Back to the Hypothetical
In light of these laws, how should an employer respond when an employee requests leave for a surrogate pregnancy?
As to the surrogate, any covered employer must grant PDL under the FEHA. She is pregnant, regardless of who the parent is. If she qualifies and the employer is covered, she also gets FMLA leave at the same time she gets PDL. The surrogate does not qualify for CFRA leave while she is pregnant; however, if she exhausts her PDL but remains disabled by pregnancy before the birth, the ADA, ADAAA, and FEHA require that she be accommodated until the delivery, at which time CFRA might apply. The GS's spouse may also be entitled to unpaid leave under FMLA or CFRA to care for her serious health condition.
As to the IPs, they are not pregnant and therefore are not qualified for PDL or leave under FMLA or CFRA prior to the birth of the child. However, if their inability to reproduce - a major life activity - is due to a disability such as infertility, unpaid leave might be appropriate for prenatal care under the ADA, ADAAA, and FEHA; their corrective measure could be the use of a surrogate, whose prenatal appointments would be included. Also, once a prebirth judgment issues, the developing fetus is the future child of the IPs and not the surrogate's. So again, the IPs should be given time off to attend prenatal appointments. Of course, after the delivery, qualified IPs are entitled to leave under the CFRA and FMLA.
The foregoing sections present only broad overviews of very complicated leave laws. Reference to the actual text is essential to their proper application. The employer's vacation, sick time, and paid time off policies should be consulted in conjunction with any request for leave; they may provide for leave that can run concurrently with PDL or FMLA/CFRA leave.
Also, this article does not consider the many antidiscrimination laws that employers should weigh as they determine which, if any, leaves of absence might apply to a surrogate or an IP requesting time off work for procreative purposes. Among these are Title VII of the Civil Rights Act of 1964 (42 U.S.C. §§ 2000e-2000e-17) (Title VII), the Pregnancy Discrimination Act of 1978 (42 U.S.C. §§ 2000e(k), 2000e-2(a)-(c)) (PDA), and the Genetic Information Nondiscrimination Act of 2008 (Pub. L. 110-233, 122 Stat. 881) (GINA).

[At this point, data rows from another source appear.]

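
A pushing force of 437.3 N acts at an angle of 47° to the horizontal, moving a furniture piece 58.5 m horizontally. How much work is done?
W = F·d·cosθ = (437.3)(58.5)cos(47°) = 17450 J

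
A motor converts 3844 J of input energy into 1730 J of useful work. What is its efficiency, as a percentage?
η = W_out/W_in = 1730/3844 = 45.01%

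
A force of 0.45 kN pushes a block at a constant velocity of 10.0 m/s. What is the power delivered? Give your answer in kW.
Convert to SI: F = 450.0 N, v = 10.0 m/s
P = Fv = (450.0)(10.0) = 4500.0 W = 4.5 kW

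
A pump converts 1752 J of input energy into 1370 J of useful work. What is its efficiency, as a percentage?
η = W_out/W_in = 1370/1752 = 78.2%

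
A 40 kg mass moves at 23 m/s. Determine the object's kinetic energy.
KE = ½mv² = ½(40)(23)² = 10580.0 J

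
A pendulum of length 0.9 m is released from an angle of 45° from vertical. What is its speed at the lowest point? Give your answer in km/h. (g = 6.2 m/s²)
h = L(1 − cosθ) = 0.9(1 − cos45°) = 0.263604 m
v = √(2gh) = √(2·6.2·0.263604) = 1.80795 m/s = 6.509 km/h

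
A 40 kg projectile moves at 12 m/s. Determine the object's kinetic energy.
KE = ½mv² = ½(40)(12)² = 2880.0 J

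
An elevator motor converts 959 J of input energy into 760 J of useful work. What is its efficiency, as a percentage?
η = W_out/W_in = 760/959 = 79.25%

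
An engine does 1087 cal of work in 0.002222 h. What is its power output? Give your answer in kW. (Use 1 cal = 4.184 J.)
Convert to SI: W = 4548.01 J, t = 7.9992 s
P = W/t = 4548.01/7.9992 = 568.558 W = 0.5686 kW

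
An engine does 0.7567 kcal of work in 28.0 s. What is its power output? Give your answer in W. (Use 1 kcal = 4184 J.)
Convert to SI: W = 3166.03 J, t = 28.0 s
P = W/t = 3166.03/28.0 = 113.1 W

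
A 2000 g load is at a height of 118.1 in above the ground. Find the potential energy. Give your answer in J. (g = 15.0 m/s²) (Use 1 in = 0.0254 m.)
Convert to SI: m = 2.0 kg, h = 2.99974 m
PE = mgh = (2.0)(15.0)(2.99974) = 89.99 J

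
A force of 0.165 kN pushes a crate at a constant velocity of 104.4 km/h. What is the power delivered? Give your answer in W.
Convert to SI: F = 165.0 N, v = 29.0 m/s
P = Fv = (165.0)(29.0) = 4785 W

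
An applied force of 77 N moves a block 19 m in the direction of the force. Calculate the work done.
W = F·d = (77)(19) = 1463 J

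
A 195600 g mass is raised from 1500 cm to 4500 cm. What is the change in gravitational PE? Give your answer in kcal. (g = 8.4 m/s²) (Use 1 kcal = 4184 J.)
Convert to SI: m = 195.6 kg, Δh = 30.0 m
ΔPE = mgΔh = (195.6)(8.4)(30.0) = 49291.2 J = 11.78 kcal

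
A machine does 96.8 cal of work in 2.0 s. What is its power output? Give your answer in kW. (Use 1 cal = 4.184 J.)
Convert to SI: W = 405.011 J, t = 2.0 s
P = W/t = 405.011/2.0 = 202.506 W = 0.2025 kW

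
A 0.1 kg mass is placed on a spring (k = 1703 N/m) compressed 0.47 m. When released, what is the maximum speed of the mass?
½kx² = ½mv² ⇒ v = x√(k/m) = (0.47)√(1703/0.1) = 61.33 m/s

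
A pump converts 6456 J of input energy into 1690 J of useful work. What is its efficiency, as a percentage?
η = W_out/W_in = 1690/6456 = 26.18%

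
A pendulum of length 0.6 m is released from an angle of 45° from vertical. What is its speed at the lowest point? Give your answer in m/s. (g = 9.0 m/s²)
h = L(1 − cosθ) = 0.6(1 − cos45°) = 0.175736 m
v = √(2gh) = √(2·9.0·0.175736) = 1.779 m/s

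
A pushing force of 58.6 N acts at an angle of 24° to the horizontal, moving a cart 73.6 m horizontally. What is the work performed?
W = F·d·cosθ = (58.6)(73.6)cos(24°) = 3940 J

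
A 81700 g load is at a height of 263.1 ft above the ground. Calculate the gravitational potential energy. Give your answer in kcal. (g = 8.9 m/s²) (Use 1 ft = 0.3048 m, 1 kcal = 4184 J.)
Convert to SI: m = 81.7 kg, h = 80.1929 m
PE = mgh = (81.7)(8.9)(80.1929) = 58310.6 J = 13.94 kcal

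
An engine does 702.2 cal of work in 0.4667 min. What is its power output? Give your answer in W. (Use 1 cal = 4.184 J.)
Convert to SI: W = 2938.0 J, t = 28.002 s
P = W/t = 2938.0/28.002 = 104.9 W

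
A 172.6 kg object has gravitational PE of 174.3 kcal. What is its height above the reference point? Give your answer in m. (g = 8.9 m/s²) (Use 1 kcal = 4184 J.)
Convert to SI: m = 172.6 kg, PE = 729271 J
h = PE/(mg) = 729271/(172.6·8.9) = 474.7 m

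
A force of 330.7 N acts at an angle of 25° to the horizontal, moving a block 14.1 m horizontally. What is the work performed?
W = F·d·cosθ = (330.7)(14.1)cos(25°) = 4226 J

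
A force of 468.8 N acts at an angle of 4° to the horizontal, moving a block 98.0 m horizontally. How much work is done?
W = F·d·cosθ = (468.8)(98.0)cos(4°) = 45830 J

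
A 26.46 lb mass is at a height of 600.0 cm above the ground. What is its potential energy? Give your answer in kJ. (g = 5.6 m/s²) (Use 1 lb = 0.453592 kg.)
Convert to SI: m = 12.002 kg, h = 6.0 m
PE = mgh = (12.002)(5.6)(6.0) = 403.269 J = 0.4033 kJ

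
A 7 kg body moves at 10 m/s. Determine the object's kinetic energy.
KE = ½mv² = ½(7)(10)² = 350.0 J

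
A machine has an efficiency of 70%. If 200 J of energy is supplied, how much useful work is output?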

Today, more women than ever are acting as surrogates due to greater acceptance of the practice and advances in medicine and science. California employers are well advised to consider how they will keep their work force in place in the face of requests by employees involved in surrogacy for time away from the workplace. Like pregnancies themselves, the law in this area is still developing and growing.
Cynthia E. Fruchtman, a Santa Monica attorney, represents parties in the areas of labor and employment law as well as assisted reproductive technology law.